Boundary Brewing in Belfast raised £100,000 raised in ten days in 2015 to start their brewery. They raised a similar amount in their second share offer a year later to buy bottling equipment to meet increasing demand for their beer.
Third Space Co-operative
Third Space cafe raised community shares to expand their Dublin cafe chain. They were the first Society to secure consent from the Registry of Friendly Societies, in 2015 – thus blazing a trail for others to follow. The Society is eligible for Employment and Investment Incentive (EII) which would benefit members with 40% tax relief on their shares 2.
Slemish n tha Braid Credit Union and the Raglan
Ballymena’s communities are being hit hard by heavy job losses in manufacturing companies. In response to the needs of its members, this credit union is seeking to provide business units by renovating unused parts of its premises. The credit union has worked with others to create and develop a new community benefit society. The Raglan Society aims to raise almost £1m finance through community shares, loans and grants.
5. Conclusion: How credit unions could benefit from community shares
Co-operatives and community shares enable communities to create or grow a service, democratically owned by its members.
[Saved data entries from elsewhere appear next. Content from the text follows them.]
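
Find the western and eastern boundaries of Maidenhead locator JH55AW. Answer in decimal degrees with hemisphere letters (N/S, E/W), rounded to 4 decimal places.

Field J=9, H=7: +9·20° lon, +7·10° lat → SW at lon 0°, lat -20°.
Square 5, 5: +5·2° lon, +5·1° lat → SW at lon 10°, lat -15°.
Subsquare a=0, w=22: +0·0.0833333° lon, +22·0.0416667° lat → SW at lon 10°, lat -14.0833°.
Cell spans 0.0833333° lon × 0.0416667° lat.
west 10.0000° E, east 10.0833° E.

10.0000° E, 10.0833° E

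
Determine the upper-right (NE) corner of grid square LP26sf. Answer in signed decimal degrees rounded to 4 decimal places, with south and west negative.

66.2500, 45.5833

Field L=11, P=15: +11·20° lon, +15·10° lat → SW at lon 40°, lat 60°.
Square 2, 6: +2·2° lon, +6·1° lat → SW at lon 44°, lat 66°.
Subsquare s=18, f=5: +18·0.0833333° lon, +5·0.0416667° lat → SW at lon 45.5°, lat 66.2083°.
Cell spans 0.0833333° lon × 0.0416667° lat. NE corner is SW corner plus one full cell.
latitude 66.2500, longitude 45.5833.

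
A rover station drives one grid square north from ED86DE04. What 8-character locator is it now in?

ED86de05

Latitude extended square 4; +1 → 5.
The longitude characters are unchanged.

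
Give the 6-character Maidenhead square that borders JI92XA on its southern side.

JI91xx

Latitude subsquare a = 0; −1 → -1, wraps to 23 = x, carry into square.
Latitude square 2; −1 → 1.
The longitude characters are unchanged.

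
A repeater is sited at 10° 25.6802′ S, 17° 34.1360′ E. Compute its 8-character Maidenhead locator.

JH89sn87

Add 180° to longitude and 90° to latitude: 197.56893, 79.57200.
Field (20°×10°, letters A–R): 197.56893/20 → 9 → J, 79.57200/10 → 7 → H; chars JH.
Square (2°×1°, digits 0–9): 17.56893/2 → 8, 9.57200/1 → 9; chars 89.
Subsquare (5′×2.5′, letters a–x): 1.56893/0.0833333 → 18 → s, 0.57200/0.0416667 → 13 → n; chars sn.
Extended square (30″×15″, digits 0–9): 0.06893/0.00833333 → 8, 0.03033/0.00416667 → 7; chars 87.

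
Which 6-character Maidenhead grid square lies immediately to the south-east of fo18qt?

FO18rs

Longitude subsquare q = 16; +1 → 17 = r.
Latitude subsquare t = 19; −1 → 18 = s.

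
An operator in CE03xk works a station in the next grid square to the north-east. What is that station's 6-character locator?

Longitude subsquare x = 23; +1 → 24, wraps to 0 = a, carry into square.
Longitude square 0; +1 → 1.
Latitude subsquare k = 10; +1 → 11 = l.

CE13al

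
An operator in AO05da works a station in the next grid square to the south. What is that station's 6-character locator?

AO04dx

Latitude subsquare a = 0; −1 → -1, wraps to 23 = x, carry into square.
Latitude square 5; −1 → 4.
The longitude characters are unchanged.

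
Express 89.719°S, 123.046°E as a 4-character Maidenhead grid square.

Add 180° to longitude and 90° to latitude: 303.05, 0.28.
Field: 303.05/20 → 15 → P, 0.28/10 → 0 → A; chars PA.
Square: 3.05/2 → 1, 0.28/1 → 0; chars 10.

PA10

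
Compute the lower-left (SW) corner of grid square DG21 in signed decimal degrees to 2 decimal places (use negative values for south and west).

Field D=3, G=6: +3·20° lon, +6·10° lat → SW at lon -120°, lat -30°.
Square 2, 1: +2·2° lon, +1·1° lat → SW at lon -116°, lat -29°.
latitude -29.00, longitude -116.00.

-29.00, -116.00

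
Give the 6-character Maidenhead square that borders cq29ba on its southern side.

CQ28bx

Latitude subsquare a = 0; −1 → -1, wraps to 23 = x, carry into square.
Latitude square 9; −1 → 8.
The longitude characters are unchanged.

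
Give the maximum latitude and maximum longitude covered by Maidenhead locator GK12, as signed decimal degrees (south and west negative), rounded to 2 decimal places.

13.00, -56.00

Field G=6, K=10: +6·20° lon, +10·10° lat → SW at lon -60°, lat 10°.
Square 1, 2: +1·2° lon, +2·1° lat → SW at lon -58°, lat 12°.
Cell spans 2° lon × 1° lat. NE corner is SW corner plus one full cell.
latitude 13.00, longitude -56.00.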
Co-operatives help build resilient communities and provide economic and social benefits to their members. Credit Unions share the same values and could assist by:
- Raising awareness within credit union members, of the benefits of co-operative enterprise, and credit unions’ valued role within the broader co-operative movement.
- Incubating democratic co-operatives, as Slemish n tha Braid credit union are doing in Ballymena.
- Proving loans to members to buy community shares. Many members would gain more from tax relief than they would pay in loan interest.
Co-operative Business Consultants
8 August 2016
About the Author: Jo Bird has over 20 years experience as a practitioner, champion and consultant with co-operatives and credit unions. She is based in Derry, working freelance across the island of Ireland and North West England. This article is based on a presentation given to students enrolled on University College Cork’s BSc degree in Credit Union Business. www.cbc.coop/about/jo-bird
Jo is licensed to award the Community Shares Standard Mark. In addition to the case studies above, her community shares experience includes: Hayfield Sustainable Transport (£50,000), Village Greens (£100,000 from 400 members), Greater Manchester Tree Station (£140,000 raised from 200 members), FC United (£2m from 2,000 members), and Shared Interest Society (£29m raised from 9,000 members).